Let us use on (2) the differentiation property of a convolution:

$$(\phi \star \psi)'=\phi' \star \psi$$

giving

$$f'= a(\delta_{-b}-\delta_0) \star f$$

(indeed, differentiation at the 'jumps' of the Rect function give Dirac $\delta$s in $-b$ and $0$).

$$f'= a(\delta_{-b} \star f-\delta_0 \star f)$$

Finally, we get the following differential-difference equation for $f$:

$$f'(x)= a(f(x+b)-f(x)) \tag{3}$$

(convolution by a Dirac = shift)

Up to you for applying Laplace Transform to (3)...

Remarks:

a) Take into account the constraint $f(0)=\int_0^b f(u)du$.
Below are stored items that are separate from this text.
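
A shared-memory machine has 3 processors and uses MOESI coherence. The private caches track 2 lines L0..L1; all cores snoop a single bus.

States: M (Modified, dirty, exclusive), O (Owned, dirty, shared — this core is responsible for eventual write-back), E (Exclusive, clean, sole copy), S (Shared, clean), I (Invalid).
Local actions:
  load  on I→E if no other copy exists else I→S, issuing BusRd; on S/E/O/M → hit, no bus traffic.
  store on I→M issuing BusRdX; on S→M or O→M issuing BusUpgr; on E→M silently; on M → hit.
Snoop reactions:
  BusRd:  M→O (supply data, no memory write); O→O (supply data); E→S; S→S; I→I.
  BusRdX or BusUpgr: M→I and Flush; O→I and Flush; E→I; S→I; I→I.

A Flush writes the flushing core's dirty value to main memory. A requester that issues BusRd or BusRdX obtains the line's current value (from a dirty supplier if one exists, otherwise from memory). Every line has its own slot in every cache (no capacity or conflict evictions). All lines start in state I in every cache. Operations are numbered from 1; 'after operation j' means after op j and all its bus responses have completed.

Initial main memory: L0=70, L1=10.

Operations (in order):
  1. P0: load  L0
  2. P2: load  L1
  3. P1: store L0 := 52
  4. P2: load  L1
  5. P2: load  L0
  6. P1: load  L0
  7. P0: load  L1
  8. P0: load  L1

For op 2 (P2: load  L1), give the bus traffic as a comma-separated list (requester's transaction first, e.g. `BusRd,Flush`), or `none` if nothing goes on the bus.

bus = BusRd

1. P0: load  L0  bus=[BusRd]  L0: P0=E P1=I P2=I  mem[L0]=70
2. P2: load  L1  bus=[BusRd]  L1: P0=I P1=I P2=E  mem[L1]=10
3. P1: store L0 := 52  bus=[BusRdX]  L0: P0=I P1=M P2=I  mem[L0]=70
4. P2: load  L1  bus=[-]  L1: P0=I P1=I P2=E  mem[L1]=10
5. P2: load  L0  bus=[BusRd]  L0: P0=I P1=O P2=S  mem[L0]=70
6. P1: load  L0  bus=[-]  L0: P0=I P1=O P2=S  mem[L0]=70
7. P0: load  L1  bus=[BusRd]  L1: P0=S P1=I P2=S  mem[L1]=10
8. P0: load  L1  bus=[-]  L1: P0=S P1=I P2=S  mem[L1]=10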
b) It could be interesting to briefly explain how you have obtained the Laplace Transform of the initial equation.

c) An interesting particular case in (3) is when $a=\frac{1}{b}$ giving:

$$f'(x)= \dfrac{f(x+b)-f(x)}{b} \tag{3}$$

which is verified by any affine function with equation

$$f(x)=mx+n$$

But constraint (1) gives

$$f(0)=\int_0^b f(t)dt \ \ \implies \ \ n=a(\tfrac12 mb^2+nb)$$

which (taking into account relationship $ab=1$) forces $m=0$. Therefore, only constant functions "survive" ; in this way, we find back the functions we had already considered in the remark of part A)... nothing new under the sun...

d) Equation (3) is reached in a much more direct manner in robjon's answer. The merit of my approach is to browse different useful analysis techniques.